The actual risks of vaccines are much more specific, Ansel says, and they rarely outweigh the benefits. Some vaccines can induce allergic responses in certain people. Perhaps the best-known example is the flu vaccine, some versions of which are made with eggs. People with egg allergies should avoid these versions and opt for alternate flu shots.

In extremely rare cases, the body’s immune response to a vaccine can adversely affect other organs, Ansel says. For instance, a small number of teenage boys experienced myocarditis, an inflammation of the heart muscle that can be related to an immune response, after receiving the COVID vaccine booster. It turns out that unvaccinated exposure to the COVID virus itself can also cause myocarditis.

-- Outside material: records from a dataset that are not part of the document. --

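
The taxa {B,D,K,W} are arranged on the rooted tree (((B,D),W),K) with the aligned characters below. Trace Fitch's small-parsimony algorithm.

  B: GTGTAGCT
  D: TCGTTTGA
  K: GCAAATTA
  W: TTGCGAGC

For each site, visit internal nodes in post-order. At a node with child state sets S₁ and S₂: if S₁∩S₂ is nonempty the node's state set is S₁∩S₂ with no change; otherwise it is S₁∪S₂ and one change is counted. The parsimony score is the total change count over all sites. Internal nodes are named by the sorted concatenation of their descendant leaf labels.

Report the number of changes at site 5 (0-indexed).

2

BD@0: {G} ∪ {T} = {G,T} (union, +1)
BDW@0: {G,T} ∩ {T} = {T} (intersection, +0)
BDKW@0: {T} ∪ {G} = {G,T} (union, +1)
BD@1: {T} ∪ {C} = {C,T} (union, +1)
BDW@1: {C,T} ∩ {T} = {T} (intersection, +0)
BDKW@1: {T} ∪ {C} = {C,T} (union, +1)
BD@2: {G} ∩ {G} = {G} (intersection, +0)
BDW@2: {G} ∩ {G} = {G} (intersection, +0)
BDKW@2: {G} ∪ {A} = {A,G} (union, +1)
BD@3: {T} ∩ {T} = {T} (intersection, +0)
BDW@3: {T} ∪ {C} = {C,T} (union, +1)
BDKW@3: {C,T} ∪ {A} = {A,C,T} (union, +1)
BD@4: {A} ∪ {T} = {A,T} (union, +1)
BDW@4: {A,T} ∪ {G} = {A,G,T} (union, +1)
BDKW@4: {A,G,T} ∩ {A} = {A} (intersection, +0)
BD@5: {G} ∪ {T} = {G,T} (union, +1)
BDW@5: {G,T} ∪ {A} = {A,G,T} (union, +1)
BDKW@5: {A,G,T} ∩ {T} = {T} (intersection, +0)
BD@6: {C} ∪ {G} = {C,G} (union, +1)
BDW@6: {C,G} ∩ {G} = {G} (intersection, +0)
BDKW@6: {G} ∪ {T} = {G,T} (union, +1)
BD@7: {T} ∪ {A} = {A,T} (union, +1)
BDW@7: {A,T} ∪ {C} = {A,C,T} (union, +1)
BDKW@7: {A,C,T} ∩ {A} = {A} (intersection, +0)
per-site changes: [2, 2, 1, 2, 2, 2, 2, 2]; total = 15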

“The benefit to individuals, and certainly to society, of using vaccines vastly outweighs the risks,” Ansel says. “But these are medications, and some people have bad reactions. We have to use them safely.”

Myth #4 
If we want kids to have fewer allergies, we should expose them to more allergens.

Kind of! It’s true that early exposure to certain allergens can help prevent allergies — essentially an inappropriate immune response — from developing later on. Peanuts are a prime example. A decade ago, researchers from the Immune Tolerance Network at UCSF debunked the long-held belief that avoiding peanuts in infancy prevented peanut allergies.

But that doesn’t mean we should overcorrect, says Tiffany Scharschmidt, MD, a professor and vice chair of research in the Department of Dermatology at UCSF. “I have a picture of my son when he was 10 months old about to put a handful of dirt from our yard into his mouth,” she says. “I snapped it, then said, ‘Let’s not eat that.’ But I’m totally fine with him playing in it.” That’s because a little exposure to potential allergens early in life is actually a great way to teach the immune system what’s safe.

A child’s immune system is meant to interpret the world around it. In fact, early-life immune cells are more likely to respond to potential toxins and bacteria with tolerance, almost curiosity, than with inflammation. “If you shelter [a child] from these antigens,” Scharschmidt says, “they miss that essential learning opportunity.” (While this is true for most children, she adds, some with a heightened allergic predisposition will respond with inflammation, so it’s best to consult with your pediatrician.)

There’s also evidence that having a dog in childhood can help prevent asthma and allergies. Ultimately, that wasn’t enough to overcome the practicalities of dog ownership for Scharschmidt and her family. Still, she lets her brother’s and neighbors’ dogs lick and play with her children. “It’s another immune education opportunity,” she says. “It’s a balance.”